The agent has passwordless root in the guest EXCEPT when egressAllowlist is set, where it auto-drops so the in-guest egress firewall can’t be flushed (the firewall is installed by a root systemd unit, not the agent).

Coupled to it (guest/default.nix): Nix trusted-users is gated on the SAME flag — [ "root" ] ++ lib.optional cfg.agentSudo "ccvm" — so when sudo is off the agent is also non-trusted. This is load-bearing under nix.enable: a Nix trusted-user is root-equivalent (a post-build-hook runs as root), so leaving the agent trusted would hand straight back the root the sudo-drop removes, letting it nft flush the firewall (audit S-1). A non-trusted agent can still nix build / nix develop; builds run as the nixbld users.

null = auto; true / false force it — but forcing true alongside an egressAllowlist re-opens the nft flush bypass (and re-grants trusted-user), so it’s only sensible behind host-side egress control. Build-time (rebuilds the guest closure).

Guest kernel/userspace hardening is deliberate, cheap, and boot-safe

See Security invariants → guest hardening for the full list: security.protectKernelImage, the sysctl set, sudo-rs, the explicit root password lock, and the pinned allowed-users. Notably not done: lockKernelModules (incompatible with the seed service’s runtime modprobe) and disabling unprivileged user namespaces (the nix build sandbox needs them; namespaced-root can’t reach the init-netns firewall — audit-verified, not a containment hole).

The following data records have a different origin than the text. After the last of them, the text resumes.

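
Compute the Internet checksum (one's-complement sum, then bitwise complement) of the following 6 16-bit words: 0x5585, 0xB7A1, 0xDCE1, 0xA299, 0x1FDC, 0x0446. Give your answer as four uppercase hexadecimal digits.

One's-complement addition (fold any carry out of bit 15 back into bit 0):
  0x5585 + 0xB7A1 = 0x10D26 → wrap carry → 0x0D27
  0x0D27 + 0xDCE1 = 0x0EA08
  0xEA08 + 0xA299 = 0x18CA1 → wrap carry → 0x8CA2
  0x8CA2 + 0x1FDC = 0x0AC7E
  0xAC7E + 0x0446 = 0x0B0C4
One's-complement sum = 0xB0C4.
Checksum = ~0xB0C4 & 0xFFFF = 0x4F3B.

4F3B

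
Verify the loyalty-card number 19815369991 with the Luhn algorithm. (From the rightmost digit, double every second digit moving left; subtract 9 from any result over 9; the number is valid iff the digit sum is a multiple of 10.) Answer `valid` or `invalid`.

invalid

From the right, keep odd positions and double even positions (subtract 9 from any doubled value over 9):
  doubled (positions 2,4,...): 9 9 6 2 9 → sum 35
  kept (positions 1,3,...): 1 9 6 5 8 1 → sum 30
Total = 65.
65 mod 10 = 5, so the number is invalid.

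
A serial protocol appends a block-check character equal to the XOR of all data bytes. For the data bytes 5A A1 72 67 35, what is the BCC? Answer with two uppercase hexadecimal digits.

XOR the bytes together:
  start with 0x5A
  0x5A ⊕ 0xA1 = 0xFB
  0xFB ⊕ 0x72 = 0x89
  0x89 ⊕ 0x67 = 0xEE
  0xEE ⊕ 0x35 = 0xDB

DB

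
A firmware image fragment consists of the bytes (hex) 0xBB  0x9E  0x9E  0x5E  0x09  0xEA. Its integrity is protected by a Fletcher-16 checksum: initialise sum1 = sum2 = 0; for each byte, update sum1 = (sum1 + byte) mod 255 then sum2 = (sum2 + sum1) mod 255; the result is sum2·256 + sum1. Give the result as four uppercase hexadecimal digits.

Running sums (mod 255):
  after byte 0 (0xBB): sum1=187, sum2=187
  after byte 1 (0x9E): sum1=90, sum2=22
  after byte 2 (0x9E): sum1=248, sum2=15
  after byte 3 (0x5E): sum1=87, sum2=102
  after byte 4 (0x09): sum1=96, sum2=198
  after byte 5 (0xEA): sum1=75, sum2=18
Checksum = sum2·256 + sum1 = 18·256 + 75 = 4683 = 0x124B.

124B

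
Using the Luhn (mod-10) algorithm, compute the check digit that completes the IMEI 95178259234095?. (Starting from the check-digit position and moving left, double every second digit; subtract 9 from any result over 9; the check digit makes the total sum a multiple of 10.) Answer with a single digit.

Partial digits right→left: 5 9 0 4 3 2 9 5 2 8 7 1 5 9
Double every second digit counting from the check-digit position (so the 1st, 3rd, 5th, ... of the partial from the right).
  doubled (with −9 where >9): 1 0 6 9 4 5 1 → sum 26
  kept as-is: 9 4 2 5 8 1 9 → sum 38
Total = 26 + 38 = 64.
Check digit = (10 − (64 mod 10)) mod 10 = 6.

6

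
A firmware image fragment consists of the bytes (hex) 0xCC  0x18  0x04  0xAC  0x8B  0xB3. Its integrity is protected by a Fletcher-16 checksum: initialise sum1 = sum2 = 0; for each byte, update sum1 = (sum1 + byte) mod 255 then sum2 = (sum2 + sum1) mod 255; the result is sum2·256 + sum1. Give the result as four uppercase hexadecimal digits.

Running sums (mod 255):
  after byte 0 (0xCC): sum1=204, sum2=204
  after byte 1 (0x18): sum1=228, sum2=177
  after byte 2 (0x04): sum1=232, sum2=154
  after byte 3 (0xAC): sum1=149, sum2=48
  after byte 4 (0x8B): sum1=33, sum2=81
  after byte 5 (0xB3): sum1=212, sum2=38
Checksum = sum2·256 + sum1 = 38·256 + 212 = 9940 = 0x26D4.

26D4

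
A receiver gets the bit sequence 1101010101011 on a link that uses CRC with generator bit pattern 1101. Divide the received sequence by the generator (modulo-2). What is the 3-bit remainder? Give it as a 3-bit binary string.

100

Modulo-2 division of 1101010101011 by 1101:
  pos 0: 1101 XOR 1101 = 0000
  pos 5: 1010 XOR 1101 = 0111
  pos 6: 1111 XOR 1101 = 0010
  pos 8: 1001 XOR 1101 = 0100
  pos 9: 1001 XOR 1101 = 0100
Remainder = 100 (nonzero — an error is detected).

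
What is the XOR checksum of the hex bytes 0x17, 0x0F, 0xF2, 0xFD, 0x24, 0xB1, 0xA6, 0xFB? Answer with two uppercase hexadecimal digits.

DF

XOR the bytes together:
  start with 0x17
  0x17 ⊕ 0x0F = 0x18
  0x18 ⊕ 0xF2 = 0xEA
  0xEA ⊕ 0xFD = 0x17
  0x17 ⊕ 0x24 = 0x33
  0x33 ⊕ 0xB1 = 0x82
  0x82 ⊕ 0xA6 = 0x24
  0x24 ⊕ 0xFB = 0xDF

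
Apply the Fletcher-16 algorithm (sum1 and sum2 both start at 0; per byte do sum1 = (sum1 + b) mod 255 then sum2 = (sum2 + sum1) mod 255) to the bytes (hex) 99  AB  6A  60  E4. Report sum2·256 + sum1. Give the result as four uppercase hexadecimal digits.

Running sums (mod 255):
  after byte 0 (99): sum1=153, sum2=153
  after byte 1 (AB): sum1=69, sum2=222
  after byte 2 (6A): sum1=175, sum2=142
  after byte 3 (60): sum1=16, sum2=158
  after byte 4 (E4): sum1=244, sum2=147
Checksum = sum2·256 + sum1 = 147·256 + 244 = 37876 = 0x93F4.

93F4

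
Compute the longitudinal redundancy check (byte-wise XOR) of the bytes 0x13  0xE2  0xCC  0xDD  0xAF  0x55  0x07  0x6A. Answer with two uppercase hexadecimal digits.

XOR the bytes together:
  start with 0x13
  0x13 ⊕ 0xE2 = 0xF1
  0xF1 ⊕ 0xCC = 0x3D
  0x3D ⊕ 0xDD = 0xE0
  0xE0 ⊕ 0xAF = 0x4F
  0x4F ⊕ 0x55 = 0x1A
  0x1A ⊕ 0x07 = 0x1D
  0x1D ⊕ 0x6A = 0x77

77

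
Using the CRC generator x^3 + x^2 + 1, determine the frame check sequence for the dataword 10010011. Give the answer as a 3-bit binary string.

Append 3 zeros: 10010011000. Divide by 1101 (XOR where the leading bit is 1):
  pos 0: 1001 XOR 1101 = 0100
  pos 1: 1000 XOR 1101 = 0101
  pos 2: 1010 XOR 1101 = 0111
  pos 3: 1111 XOR 1101 = 0010
  pos 5: 1010 XOR 1101 = 0111
  pos 6: 1110 XOR 1101 = 0011
Remainder (last 3 bits) = 110. This is the CRC / FCS.

110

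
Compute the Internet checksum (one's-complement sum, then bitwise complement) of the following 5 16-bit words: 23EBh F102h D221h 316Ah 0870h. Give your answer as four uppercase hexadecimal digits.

One's-complement addition (fold any carry out of bit 15 back into bit 0):
  0x23EB + 0xF102 = 0x114ED → wrap carry → 0x14EE
  0x14EE + 0xD221 = 0x0E70F
  0xE70F + 0x316A = 0x11879 → wrap carry → 0x187A
  0x187A + 0x0870 = 0x020EA
One's-complement sum = 0x20EA.
Checksum = ~0x20EA & 0xFFFF = 0xDF15.

DF15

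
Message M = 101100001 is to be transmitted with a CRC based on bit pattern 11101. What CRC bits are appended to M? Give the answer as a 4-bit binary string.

Append 4 zeros: 1011000010000. Divide by 11101 (XOR where the leading bit is 1):
  pos 0: 10110 XOR 11101 = 01011
  pos 1: 10110 XOR 11101 = 01011
  pos 2: 10110 XOR 11101 = 01011
  pos 3: 10110 XOR 11101 = 01011
  pos 4: 10111 XOR 11101 = 01010
  pos 5: 10100 XOR 11101 = 01001
  pos 6: 10010 XOR 11101 = 01111
  pos 7: 11110 XOR 11101 = 00011
Remainder (last 4 bits) = 0110. This is the CRC / FCS.

0110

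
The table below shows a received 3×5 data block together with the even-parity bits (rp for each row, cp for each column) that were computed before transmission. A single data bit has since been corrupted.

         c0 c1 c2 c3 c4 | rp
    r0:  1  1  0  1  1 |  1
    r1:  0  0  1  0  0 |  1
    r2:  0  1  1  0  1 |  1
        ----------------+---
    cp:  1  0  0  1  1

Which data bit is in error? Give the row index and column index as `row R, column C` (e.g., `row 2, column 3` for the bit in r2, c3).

Recompute each row's even parity and compare to rp:
  r0: data parity 0, sent rp 1 → mismatch
  r1: data parity 1, sent rp 1 → ok
  r2: data parity 1, sent rp 1 → ok
Recompute each column's even parity and compare to cp:
  c0: data parity 1, sent cp 1 → ok
  c1: data parity 0, sent cp 0 → ok
  c2: data parity 0, sent cp 0 → ok
  c3: data parity 1, sent cp 1 → ok
  c4: data parity 0, sent cp 1 → mismatch
Exactly one row (r0) and one column (c4) fail → the flipped bit is at their intersection.

row 0, column 4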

extraClaudeMd is default-on context, not a flag

A built-in blurb is staged as the guest’s ~/.claude/CLAUDE.md (via the seed, appended to any host-shared one — never clobbering it) so the agent knows it’s in ccvm. It must stay seed-delivered, never become --append-system-prompt (which would break transparent passthrough). The wrapper prepends a runtime mode line (rw=live / overlay=discarded) that the build-time file can’t know.

Transparent passthrough

The wrapper injects no flags. Everything after ccvm is forwarded to claude verbatim, including --dangerously-skip-permissions. The only args the wrapper consumes are its own: --shell, --ccvm-debug, --writable-cwd, --read-only-cwd, --ccvm-help, --ccvm-version — all deliberately ccvm-specific names (none is a claude flag), so bare --help / --version still reach claude. Preserve that interception boundary.

Image paste — image-only reverse clipboard bridge (clipboard.images, default-on)

The full design and threat analysis live in Security → Image-paste bridge. In short: the bridge restores Ctrl+V image paste over the existing SSH connection, is image-only (host clipboard text never crosses), and opens no new network hole.